Sur le front politique, Magloire gouverna d’une main ferme en acceptant très peu de dissidences. Par exemple, il musela ses opposants, et dans certains cas les persécuta ou les emprisonna. François Duvalier lui-même, dut, à plusieurs reprises, se mettre à couvert, et Fignolé, le populiste leader des années 50, fut emprisonné. Sa manière de court-circuiter ses opposants, les syndicalistes et les protestateurs lui a valu le titre de « kanson fè » (pantalon de fer). Mais la repression n’atteignit ni l’ampleur ni l’aveuglement de celle instaurée par le régime de 1957.

Quand, en Décembre 1956, Magloire accepta, à contre-coeur, de démissionner sous la poussée de revendications populaires et par suite du manque de support de quelques-uns de ses frères d’armes, le pays fut plongé dans une crise qui persista au-delà des gouvernements provisoires qui s’ensuivirent et de l’élection de 1957. A son départ d’Haiti, il demeura quelque temps à la Jamaïque avant de se rendre aux Etats-Unis où il résiderait jusqu’en 1986.

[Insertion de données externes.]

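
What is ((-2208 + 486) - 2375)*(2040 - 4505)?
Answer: 10099105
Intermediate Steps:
((-2208 + 486) - 2375)*(2040 - 4505) = (-1722 - 2375)*(-2465) = -4097*(-2465) = 10099105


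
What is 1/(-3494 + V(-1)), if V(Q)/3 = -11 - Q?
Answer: -1/3524 ≈ -0.00028377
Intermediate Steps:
V(Q) = -33 - 3*Q (V(Q) = 3*(-11 - Q) = -33 - 3*Q)
1/(-3494 + V(-1)) = 1/(-3494 + (-33 - 3*(-1))) = 1/(-3494 + (-33 + 3)) = 1/(-3494 - 30) = 1/(-3524) = -1/3524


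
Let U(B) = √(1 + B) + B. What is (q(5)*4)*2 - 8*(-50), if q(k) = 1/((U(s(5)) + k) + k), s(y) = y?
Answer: 29240/73 - 8*√6/219 ≈ 400.46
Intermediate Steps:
U(B) = B + √(1 + B)
q(k) = 1/(5 + √6 + 2*k) (q(k) = 1/(((5 + √(1 + 5)) + k) + k) = 1/(((5 + √6) + k) + k) = 1/((5 + k + √6) + k) = 1/(5 + √6 + 2*k))
(q(5)*4)*2 - 8*(-50) = (4/(5 + √6 + 2*5))*2 - 8*(-50) = (4/(5 + √6 + 10))*2 + 400 = (4/(15 + √6))*2 + 400 = 8/(15 + √6) + 400 = 400 + 8/(15 + √6)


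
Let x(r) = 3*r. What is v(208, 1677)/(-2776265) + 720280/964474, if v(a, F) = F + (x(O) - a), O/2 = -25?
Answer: 999208006497/1338817704805 ≈ 0.74634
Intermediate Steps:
O = -50 (O = 2*(-25) = -50)
v(a, F) = -150 + F - a (v(a, F) = F + (3*(-50) - a) = F + (-150 - a) = -150 + F - a)
v(208, 1677)/(-2776265) + 720280/964474 = (-150 + 1677 - 1*208)/(-2776265) + 720280/964474 = (-150 + 1677 - 208)*(-1/2776265) + 720280*(1/964474) = 1319*(-1/2776265) + 360140/482237 = -1319/2776265 + 360140/482237 = 999208006497/1338817704805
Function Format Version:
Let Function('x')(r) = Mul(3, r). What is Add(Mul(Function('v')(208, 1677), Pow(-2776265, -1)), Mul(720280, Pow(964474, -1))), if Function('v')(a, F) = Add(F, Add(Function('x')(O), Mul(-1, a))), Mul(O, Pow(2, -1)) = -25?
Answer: Rational(999208006497, 1338817704805) ≈ 0.74634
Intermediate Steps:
O = -50 (O = Mul(2, -25) = -50)
Function('v')(a, F) = Add(-150, F, Mul(-1, a)) (Function('v')(a, F) = Add(F, Add(Mul(3, -50), Mul(-1, a))) = Add(F, Add(-150, Mul(-1, a))) = Add(-150, F, Mul(-1, a)))
Add(Mul(Function('v')(208, 1677), Pow(-2776265, -1)), Mul(720280, Pow(964474, -1))) = Add(Mul(Add(-150, 1677, Mul(-1, 208)), Pow(-2776265, -1)), Mul(720280, Pow(964474, -1))) = Add(Mul(Add(-150, 1677, -208), Rational(-1, 2776265)), Mul(720280, Rational(1, 964474))) = Add(Mul(1319, Rational(-1, 2776265)), Rational(360140, 482237)) = Add(Rational(-1319, 2776265), Rational(360140, 482237)) = Rational(999208006497, 1338817704805)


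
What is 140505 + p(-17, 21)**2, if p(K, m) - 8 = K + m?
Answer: 140649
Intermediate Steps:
p(K, m) = 8 + K + m (p(K, m) = 8 + (K + m) = 8 + K + m)
140505 + p(-17, 21)**2 = 140505 + (8 - 17 + 21)**2 = 140505 + 12**2 = 140505 + 144 = 140649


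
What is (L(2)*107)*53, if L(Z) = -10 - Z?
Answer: -68052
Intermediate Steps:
(L(2)*107)*53 = ((-10 - 1*2)*107)*53 = ((-10 - 2)*107)*53 = -12*107*53 = -1284*53 = -68052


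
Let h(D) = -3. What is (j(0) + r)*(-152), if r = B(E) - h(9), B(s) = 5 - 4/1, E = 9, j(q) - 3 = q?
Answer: -1064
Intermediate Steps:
j(q) = 3 + q
B(s) = 1 (B(s) = 5 - 4 = 1)
r = 4 (r = 1 - 1*(-3) = 1 + 3 = 4)
(j(0) + r)*(-152) = ((3 + 0) + 4)*(-152) = (3 + 4)*(-152) = 7*(-152) = -1064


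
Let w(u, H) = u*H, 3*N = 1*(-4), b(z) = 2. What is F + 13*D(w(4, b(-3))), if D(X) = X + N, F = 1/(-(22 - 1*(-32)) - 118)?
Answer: 44717/516 ≈ 86.661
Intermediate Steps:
N = -4/3 (N = (1*(-4))/3 = (⅓)*(-4) = -4/3 ≈ -1.3333)
w(u, H) = H*u
F = -1/172 (F = 1/(-(22 + 32) - 118) = 1/(-1*54 - 118) = 1/(-54 - 118) = 1/(-172) = -1/172 ≈ -0.0058140)
D(X) = -4/3 + X (D(X) = X - 4/3 = -4/3 + X)
F + 13*D(w(4, b(-3))) = -1/172 + 13*(-4/3 + 2*4) = -1/172 + 13*(-4/3 + 8) = -1/172 + 13*(20/3) = -1/172 + 260/3 = 44717/516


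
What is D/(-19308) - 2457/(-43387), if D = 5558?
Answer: -96852595/418858098 ≈ -0.23123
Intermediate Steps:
D/(-19308) - 2457/(-43387) = 5558/(-19308) - 2457/(-43387) = 5558*(-1/19308) - 2457*(-1/43387) = -2779/9654 + 2457/43387 = -96852595/418858098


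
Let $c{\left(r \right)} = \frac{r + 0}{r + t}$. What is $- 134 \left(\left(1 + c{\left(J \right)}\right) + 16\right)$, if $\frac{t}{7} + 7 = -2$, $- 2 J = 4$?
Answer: $- \frac{148338}{65} \approx -2282.1$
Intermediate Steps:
$J = -2$ ($J = \left(- \frac{1}{2}\right) 4 = -2$)
$t = -63$ ($t = -49 + 7 \left(-2\right) = -49 - 14 = -63$)
$c{\left(r \right)} = \frac{r}{-63 + r}$ ($c{\left(r \right)} = \frac{r + 0}{r - 63} = \frac{r}{-63 + r}$)
$- 134 \left(\left(1 + c{\left(J \right)}\right) + 16\right) = - 134 \left(\left(1 - \frac{2}{-63 - 2}\right) + 16\right) = - 134 \left(\left(1 - \frac{2}{-65}\right) + 16\right) = - 134 \left(\left(1 - - \frac{2}{65}\right) + 16\right) = - 134 \left(\left(1 + \frac{2}{65}\right) + 16\right) = - 134 \left(\frac{67}{65} + 16\right) = \left(-134\right) \frac{1107}{65} = - \frac{148338}{65}$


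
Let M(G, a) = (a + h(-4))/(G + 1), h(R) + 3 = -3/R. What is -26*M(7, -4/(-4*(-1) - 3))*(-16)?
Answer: -325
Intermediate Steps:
h(R) = -3 - 3/R
M(G, a) = (-9/4 + a)/(1 + G) (M(G, a) = (a + (-3 - 3/(-4)))/(G + 1) = (a + (-3 - 3*(-¼)))/(1 + G) = (a + (-3 + ¾))/(1 + G) = (a - 9/4)/(1 + G) = (-9/4 + a)/(1 + G))
-26*M(7, -4/(-4*(-1) - 3))*(-16) = -26*(-9/4 - 4/(-4*(-1) - 3))/(1 + 7)*(-16) = -26*(-9/4 - 4/(4 - 3))/8*(-16) = -13*(-9/4 - 4/1)/4*(-16) = -13*(-9/4 - 4*1)/4*(-16) = -13*(-9/4 - 4)/4*(-16) = -13*(-25)/(4*4)*(-16) = -26*(-25/32)*(-16) = (325/16)*(-16) = -325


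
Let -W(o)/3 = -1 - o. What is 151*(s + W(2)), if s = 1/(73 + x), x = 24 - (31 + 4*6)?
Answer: 57229/42 ≈ 1362.6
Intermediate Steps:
W(o) = 3 + 3*o (W(o) = -3*(-1 - o) = 3 + 3*o)
x = -31 (x = 24 - (31 + 24) = 24 - 1*55 = 24 - 55 = -31)
s = 1/42 (s = 1/(73 - 31) = 1/42 ≈ 0.023810)
151*(s + W(2)) = 151*(1/42 + (3 + 3*2)) = 151*(1/42 + (3 + 6)) = 151*(1/42 + 9) = 151*(379/42) = 57229/42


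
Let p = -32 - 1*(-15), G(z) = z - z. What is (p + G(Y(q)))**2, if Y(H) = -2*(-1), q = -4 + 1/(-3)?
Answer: 289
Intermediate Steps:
q = -13/3 (q = -4 - 1/3 = -13/3 ≈ -4.3333)
Y(H) = 2
G(z) = 0
p = -17 (p = -32 + 15 = -17)
(p + G(Y(q)))**2 = (-17 + 0)**2 = (-17)**2 = 289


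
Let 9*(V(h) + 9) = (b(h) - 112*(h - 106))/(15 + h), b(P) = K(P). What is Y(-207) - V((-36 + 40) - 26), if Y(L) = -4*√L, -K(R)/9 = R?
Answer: 15101/63 - 12*I*√23 ≈ 239.7 - 57.55*I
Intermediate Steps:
K(R) = -9*R
b(P) = -9*P
V(h) = -9 + (11872 - 121*h)/(9*(15 + h)) (V(h) = -9 + ((-9*h - 112*(h - 106))/(15 + h))/9 = -9 + ((-9*h - 112*(-106 + h))/(15 + h))/9 = -9 + ((-9*h + (11872 - 112*h))/(15 + h))/9 = -9 + ((11872 - 121*h)/(15 + h))/9 = -9 + (11872 - 121*h)/(9*(15 + h)))
Y(-207) - V((-36 + 40) - 26) = -12*I*√23 - (10657 - 202*((-36 + 40) - 26))/(9*(15 + ((-36 + 40) - 26))) = -12*I*√23 - (10657 - 202*(4 - 26))/(9*(15 + (4 - 26))) = -12*I*√23 - (10657 - 202*(-22))/(9*(15 - 22)) = -12*I*√23 - (10657 + 4444)/(9*(-7)) = -12*I*√23 - (-1)*15101/(9*7) = -12*I*√23 - 1*(-15101/63) = -12*I*√23 + 15101/63 = 15101/63 - 12*I*√23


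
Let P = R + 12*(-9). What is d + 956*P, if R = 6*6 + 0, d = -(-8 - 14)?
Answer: -68810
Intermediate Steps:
d = 22 (d = -1*(-22) = 22)
R = 36 (R = 36 + 0 = 36)
P = -72 (P = 36 + 12*(-9) = 36 - 108 = -72)
d + 956*P = 22 + 956*(-72) = 22 - 68832 = -68810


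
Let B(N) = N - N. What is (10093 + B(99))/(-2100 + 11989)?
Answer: 10093/9889 ≈ 1.0206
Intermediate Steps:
B(N) = 0
(10093 + B(99))/(-2100 + 11989) = (10093 + 0)/(-2100 + 11989) = 10093/9889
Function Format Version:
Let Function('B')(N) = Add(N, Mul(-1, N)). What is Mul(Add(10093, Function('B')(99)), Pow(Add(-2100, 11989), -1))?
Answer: Rational(10093, 9889) ≈ 1.0206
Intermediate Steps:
Function('B')(N) = 0
Mul(Add(10093, Function('B')(99)), Pow(Add(-2100, 11989), -1)) = Mul(Add(10093, 0), Pow(Add(-2100, 11989), -1)) = Mul(10093, Pow(9889, -1)) = Mul(10093, Rational(1, 9889)) = Rational(10093, 9889)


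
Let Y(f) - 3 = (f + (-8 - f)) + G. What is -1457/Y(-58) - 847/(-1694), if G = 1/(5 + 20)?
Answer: 1177/4 ≈ 294.25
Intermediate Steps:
G = 1/25 ≈ 0.040000
Y(f) = -124/25 (Y(f) = 3 + ((f + (-8 - f)) + 1/25) = 3 + (-8 + 1/25) = 3 - 199/25 = -124/25)
-1457/Y(-58) - 847/(-1694) = -1457/(-124/25) - 847/(-1694) = -1457*(-25/124) - 847*(-1/1694) = 1175/4 + ½ = 1177/4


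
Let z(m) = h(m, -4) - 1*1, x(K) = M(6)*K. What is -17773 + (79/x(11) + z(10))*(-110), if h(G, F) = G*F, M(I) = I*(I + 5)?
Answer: -438074/33 ≈ -13275.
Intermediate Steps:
M(I) = I*(5 + I)
x(K) = 66*K (x(K) = (6*(5 + 6))*K = (6*11)*K = 66*K)
h(G, F) = F*G
z(m) = -1 - 4*m (z(m) = -4*m - 1*1 = -4*m - 1 = -1 - 4*m)
-17773 + (79/x(11) + z(10))*(-110) = -17773 + (79/((66*11)) + (-1 - 4*10))*(-110) = -17773 + (79/726 + (-1 - 40))*(-110) = -17773 + (79*(1/726) - 41)*(-110) = -17773 + (79/726 - 41)*(-110) = -17773 - 29687/726*(-110) = -17773 + 148435/33 = -438074/33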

Quoiqu’il ne s’est presque jamais adressé directement au peuple haïtien pour l’inviter à s’opposer au régime de 1957, le gouvernement de François Duvalier l’accusa, dans les premières années du régime, d’avoir organisé l’opposition et le rendit responsable des premières vagues d’incursions des opposants et de la tentative du coup d’état du 29 Juillet 1958. Pour ce, il fut déchu de sa citoyenneté haïtienne. Celle-ci ne sera retablie qu’après le départ de Jean-Claude Duvalier en 1986. A son retour en Haiti, cette même année. il reçut du CNG dirigé par le général Henri Namphy, un accueil digne d’un ancien chef d’état. Il devint même un conseiller spécial de ce dernier.